Platformization: Some Common Definitions

Product: The physical item, system, and/or service defined, delivered, and supported.

Innovation: The definition and realization of a new solution (i.e., a process, product, service, and/or business approach) to an issue or problem that performs better or delivers more value than any previous solution.

Platform: A foundation upon which functional capabilities, data, and processes are enabled and executed.

Business Platform: An architecture that allows a comprehensive set of heterogeneous functional process enabling capabilities to be packaged and configured to establish and support standardized end-to-end business processes, and related information access and use.

Innovation Platform: A business platform designed to enable an enterprise’s innovation processes. As part of these innovation platforms, it helps its users to create, manage, and re-use information, and intellectual property for maximum business impact and effectiveness.

Product Innovation Platform: An innovation platform that cultivates continuous creativity, yielding improvements in products and processes plus inspiring new and better ones throughout full lifecycles and across generations of a products and product portfolios.

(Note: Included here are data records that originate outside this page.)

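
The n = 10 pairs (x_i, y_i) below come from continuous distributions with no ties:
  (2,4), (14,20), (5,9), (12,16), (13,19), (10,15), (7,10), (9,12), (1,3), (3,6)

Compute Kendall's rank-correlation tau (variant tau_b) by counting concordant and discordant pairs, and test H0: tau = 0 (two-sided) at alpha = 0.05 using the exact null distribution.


Step 1: Enumerate the 45 unordered pairs (i,j) with i<j and classify each by sign(x_j-x_i) * sign(y_j-y_i).
  (1,2):dx=+12,dy=+16->C; (1,3):dx=+3,dy=+5->C; (1,4):dx=+10,dy=+12->C; (1,5):dx=+11,dy=+15->C
  (1,6):dx=+8,dy=+11->C; (1,7):dx=+5,dy=+6->C; (1,8):dx=+7,dy=+8->C; (1,9):dx=-1,dy=-1->C
  (1,10):dx=+1,dy=+2->C; (2,3):dx=-9,dy=-11->C; (2,4):dx=-2,dy=-4->C; (2,5):dx=-1,dy=-1->C
  (2,6):dx=-4,dy=-5->C; (2,7):dx=-7,dy=-10->C; (2,8):dx=-5,dy=-8->C; (2,9):dx=-13,dy=-17->C
  (2,10):dx=-11,dy=-14->C; (3,4):dx=+7,dy=+7->C; (3,5):dx=+8,dy=+10->C; (3,6):dx=+5,dy=+6->C
  (3,7):dx=+2,dy=+1->C; (3,8):dx=+4,dy=+3->C; (3,9):dx=-4,dy=-6->C; (3,10):dx=-2,dy=-3->C
  (4,5):dx=+1,dy=+3->C; (4,6):dx=-2,dy=-1->C; (4,7):dx=-5,dy=-6->C; (4,8):dx=-3,dy=-4->C
  (4,9):dx=-11,dy=-13->C; (4,10):dx=-9,dy=-10->C; (5,6):dx=-3,dy=-4->C; (5,7):dx=-6,dy=-9->C
  (5,8):dx=-4,dy=-7->C; (5,9):dx=-12,dy=-16->C; (5,10):dx=-10,dy=-13->C; (6,7):dx=-3,dy=-5->C
  (6,8):dx=-1,dy=-3->C; (6,9):dx=-9,dy=-12->C; (6,10):dx=-7,dy=-9->C; (7,8):dx=+2,dy=+2->C
  (7,9):dx=-6,dy=-7->C; (7,10):dx=-4,dy=-4->C; (8,9):dx=-8,dy=-9->C; (8,10):dx=-6,dy=-6->C
  (9,10):dx=+2,dy=+3->C
Step 2: C = 45, D = 0, total pairs = 45.
Step 3: tau = (C - D)/(n(n-1)/2) = (45 - 0)/45 = 1.000000.
Step 4: Exact two-sided p-value (enumerate n! = 3628800 permutations of y under H0): p = 0.000001.
Step 5: alpha = 0.05. reject H0.

tau_b = 1.0000 (C=45, D=0), p = 0.000001, reject H0.


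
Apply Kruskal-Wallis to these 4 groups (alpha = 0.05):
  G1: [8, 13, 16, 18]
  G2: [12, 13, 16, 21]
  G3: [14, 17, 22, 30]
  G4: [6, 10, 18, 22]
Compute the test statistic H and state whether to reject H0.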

Position Statement: Industrial companies and software providers no longer believe that a single monolithic enterprise information technology application is sustainable and robust enough to serve all of their business functions. Many argue that the complexity of extended enterprise processes, organizational requirements, and information constructs cannot be addressed by any single solution provider, no matter how large. The new business platform paradigm is one in which solutions from multiple providers must be seamlessly deployed using a architecture that is resilient and can withstand rapid changes in individual business functions or delivery modalities. This isn’t about departmental process enablement, or even enterprise enablement, but rather extended enterprise process enablement—enablement that can serve role-based needs yet crosses traditional organizational and system boundaries to support processes that span multiple organizations and roles.

For the domain of product innovation, this extended process enablement must meet the requirements of modern markets and operating models. First and foremost, this means that the innovation process must be calibrated to customer requirements rather than simply be a product-centric process calibrated to research and development. As a result, the platform must integrate to a host of organizational disciplines outside of the traditional engineering and program management disciplines. These disciplines include compliance (e.g., sustainability and safety), manufacturing, service, and marketing. Further, the innovation platform should natively support visualization, closed loop decision making, and intellectual property protection, among other capabilities.

When evaluating platform providers, users should prioritize openness, configurability, flexibility, and adaptability that enables them to connect to best of class functionality for diverse needs spanning research, design, engineering, sourcing, manufacturing, sales, marketing, and service, etc. Ideally, such platforms also enable capabilities conducive to innovation, such as business intelligence and analysis functions as well as social networking.